Par Jean-Paul Delevoye, Ancien Sénateur du Palais-de-Calais, Médiateur de la République.

Jean-Paul Delevoye, Ancien Sénateur du Palais-de-Calais, Médiateur de la République.
Qu’est devenu notre contrat social ? Qu’est devenu ce lien qui doit nous faire surmonter nos intérêts particuliers, accepter un ensemble de règles communes et ressentir l’appartenance à une même communauté de destin ?

Crise des banlieues, contestation dans la rue de lois démocratiquement votées, désaffection envers les principaux partis de gouvernement, « déclinisme », pessimisme et absence de confiance en l’avenir : la société française semble en permanence au bord de l’explosion, marquée par le doute, l’égoïsme, le repli sur soi ou sur les communautés, et par la violence croissante des rapports sociaux et personnels. On réclame bruyamment l’égalité devant la loi, mais on la rejette violemment quand elle vient perturber son propre confort.

On exige des autres l’effort et la moralité nécessaires, mais on refuse la discipline collective qu’implique toute vie en société. On n’attend plus que la République garantisse l’égalité des chances à l’école, dans l’accès aux soins ou devant la loi, mais on recherche pour soi et pour ses proches la « bonne » école, le meilleur hôpital et le tribunal le moins sévère. Le consumérisme l’emporte sur la vertu, l’utilitarisme et l’intérêt individuel sur les valeurs républicaines.

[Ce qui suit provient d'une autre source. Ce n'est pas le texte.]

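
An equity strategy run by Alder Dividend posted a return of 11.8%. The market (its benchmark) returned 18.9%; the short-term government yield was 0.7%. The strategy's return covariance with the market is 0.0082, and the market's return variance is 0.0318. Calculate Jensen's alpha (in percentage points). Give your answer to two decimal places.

β = Cov / Var = 0.0082 / 0.0318 = 0.2579
E[R] = Rf + β(Rm − Rf) = 0.7% + 0.2579 × (18.9% − 0.7%) = 5.3938%
α = Rp − E[R] = 11.8% − 5.3938% = 6.4062

6.41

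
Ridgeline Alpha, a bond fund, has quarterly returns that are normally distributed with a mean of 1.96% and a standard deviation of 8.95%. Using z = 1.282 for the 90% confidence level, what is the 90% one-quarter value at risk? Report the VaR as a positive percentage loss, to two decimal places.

9.51

VaR (as % loss) = −(μ − z·σ) = −(1.96% − 1.282 × 8.95%) = −(-9.5139%) = 9.5139%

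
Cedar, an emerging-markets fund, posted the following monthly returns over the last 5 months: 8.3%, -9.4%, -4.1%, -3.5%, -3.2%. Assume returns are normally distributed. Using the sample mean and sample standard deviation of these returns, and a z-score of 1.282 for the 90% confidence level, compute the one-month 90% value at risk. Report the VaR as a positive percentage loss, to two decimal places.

Mean return μ = -11.90 / 5 = -2.3800%
Σ(r − μ)² = (8.3 − (-2.3800))² + (-9.4 − (-2.3800))² + … = 168.2280
σ = √[168.2280 / 4] = 6.4851%
VaR = −(μ − z·σ) = −(-2.3800 − 1.282 × 6.4851) = −(-10.6939) = 10.6939%

10.69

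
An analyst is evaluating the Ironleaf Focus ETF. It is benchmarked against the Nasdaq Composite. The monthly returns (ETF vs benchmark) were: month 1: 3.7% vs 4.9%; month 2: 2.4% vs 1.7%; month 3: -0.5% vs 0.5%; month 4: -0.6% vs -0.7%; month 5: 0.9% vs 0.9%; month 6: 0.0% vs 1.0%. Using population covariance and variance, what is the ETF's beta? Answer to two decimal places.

r̄p = 0.9833%,  r̄m = 1.3833%
Cov = Σ(rp − r̄p)(rm − r̄m) / 6 = 2.5047
Var(rm) = Σ(rm − r̄m)² / 6 = 2.9947
β = Cov / Var = 2.5047 / 2.9947 = 0.8364

0.84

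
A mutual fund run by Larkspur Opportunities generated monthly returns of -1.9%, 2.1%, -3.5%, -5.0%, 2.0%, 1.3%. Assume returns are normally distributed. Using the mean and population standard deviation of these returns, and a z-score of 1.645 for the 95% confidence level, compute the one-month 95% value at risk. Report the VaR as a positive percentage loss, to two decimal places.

5.43

r̄ = (-1.9 + 2.1 − 3.5 − 5 + 2 + 1.3) / 6 = -0.8333%
Population std dev = √[46.7933 / 6] = 2.7926%
VaR = −(r̄ − z·σ) = −(-0.8333 − 1.645 × 2.7926) = −(-5.4271) = 5.4271%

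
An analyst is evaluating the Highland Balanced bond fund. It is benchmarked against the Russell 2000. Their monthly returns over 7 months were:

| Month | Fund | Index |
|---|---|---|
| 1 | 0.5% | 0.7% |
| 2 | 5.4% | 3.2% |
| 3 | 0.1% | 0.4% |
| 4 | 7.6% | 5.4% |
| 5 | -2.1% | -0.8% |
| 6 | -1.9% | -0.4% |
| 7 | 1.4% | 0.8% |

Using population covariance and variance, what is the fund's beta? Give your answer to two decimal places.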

Dans le conflit permanent entre la nécessité d’une règle collective dont le respect devrait s’imposer à tous et la puissance des intérêts particuliers, c’est la seconde qui paraît actuellement l’emporter.

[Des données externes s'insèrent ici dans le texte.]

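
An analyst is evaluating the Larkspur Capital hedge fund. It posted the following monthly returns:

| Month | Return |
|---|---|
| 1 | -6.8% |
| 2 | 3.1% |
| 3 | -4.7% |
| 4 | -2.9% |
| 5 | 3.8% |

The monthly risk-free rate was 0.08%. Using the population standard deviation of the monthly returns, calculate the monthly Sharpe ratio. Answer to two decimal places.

-0.37

r̄ = (-6.8 + 3.1 − 4.7 − 2.9 + 3.8) / 5 = -1.5000%
Population std dev = √[89.5400 / 5] = 4.2318%
Sharpe = (r̄ − rf) / σ = (-1.5000 − 0.08) / 4.2318 = -1.5800 / 4.2318 = -0.3734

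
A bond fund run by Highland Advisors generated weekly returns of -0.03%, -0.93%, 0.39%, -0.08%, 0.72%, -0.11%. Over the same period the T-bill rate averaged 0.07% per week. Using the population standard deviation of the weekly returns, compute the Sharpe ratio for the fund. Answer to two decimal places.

-0.15

r̄ = (-0.03 − 0.93 + 0.39 − 0.08 + 0.72 − 0.11) / 6 = -0.0067%
Σ(r − r̄)² = 1.5545; population σ = √(1.5545/6) = 0.5090%
Sharpe = (r̄ − rf) / σ = (-0.0067 − 0.07) / 0.5090 = -0.0767 / 0.5090 = -0.1507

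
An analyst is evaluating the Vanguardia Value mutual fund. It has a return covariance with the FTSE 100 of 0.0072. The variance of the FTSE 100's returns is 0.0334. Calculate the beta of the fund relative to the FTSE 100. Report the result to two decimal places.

0.22

β = Cov(Rp, Rm) / Var(Rm) = 0.0072 / 0.0334 = 0.2156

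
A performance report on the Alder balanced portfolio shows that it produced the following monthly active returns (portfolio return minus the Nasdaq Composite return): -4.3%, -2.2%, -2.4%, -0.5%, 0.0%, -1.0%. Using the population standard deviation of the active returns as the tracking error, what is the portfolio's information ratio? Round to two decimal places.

-1.21

μ = (-4.3 − 2.2 − 2.4 − 0.5 + 0 − 1) / 6 = -1.7333%
Σ(r − μ)² = 12.3133; population σ = √(12.3133/6) = 1.4326%
IR = μ / tracking error = -1.7333 / 1.4326 = -1.2099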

Pourquoi un tel délitement du lien social et une telle menace sur notre « vivre-ensemble » ? Il y a bien sûr la baisse d’influence des relais traditionnels de socialisation qu’étaient la famille, les églises, les syndicats et les partis. L’échec des idéologies, la fin des messianismes révolutionnaires et politiques ainsi que les évolutions sociétales ont fait disparaître bien des repères qui ne sont pas encore remplacés. Il y a le rôle des politiques, relativisé par la mondialisation, les pouvoirs économiques et financiers, le poids croissant des organisations et groupes de pression non-gouvernementaux. Il y a leur impuissance apparente, d’une part à résoudre les difficultés quotidiennes de leurs concitoyens et, d’autre part, à leur proposer les grands choix de société et les grands desseins susceptibles de les mobiliser collectivement. Les pouvoirs, les institutions, les autorités établies, mais aussi les médias et les experts en viennent à être considérés par nos compatriotes comme un « système » dont ils sont exclus, qui a oublié de servir le bien commun et qui n’a plus d’autre fin que de se protéger et se perpétuer. C’est ainsi que s’installe l’incompréhension, que s’élargit le fossé entre la société civile et la sphère publique, entre les Français et leurs institutions.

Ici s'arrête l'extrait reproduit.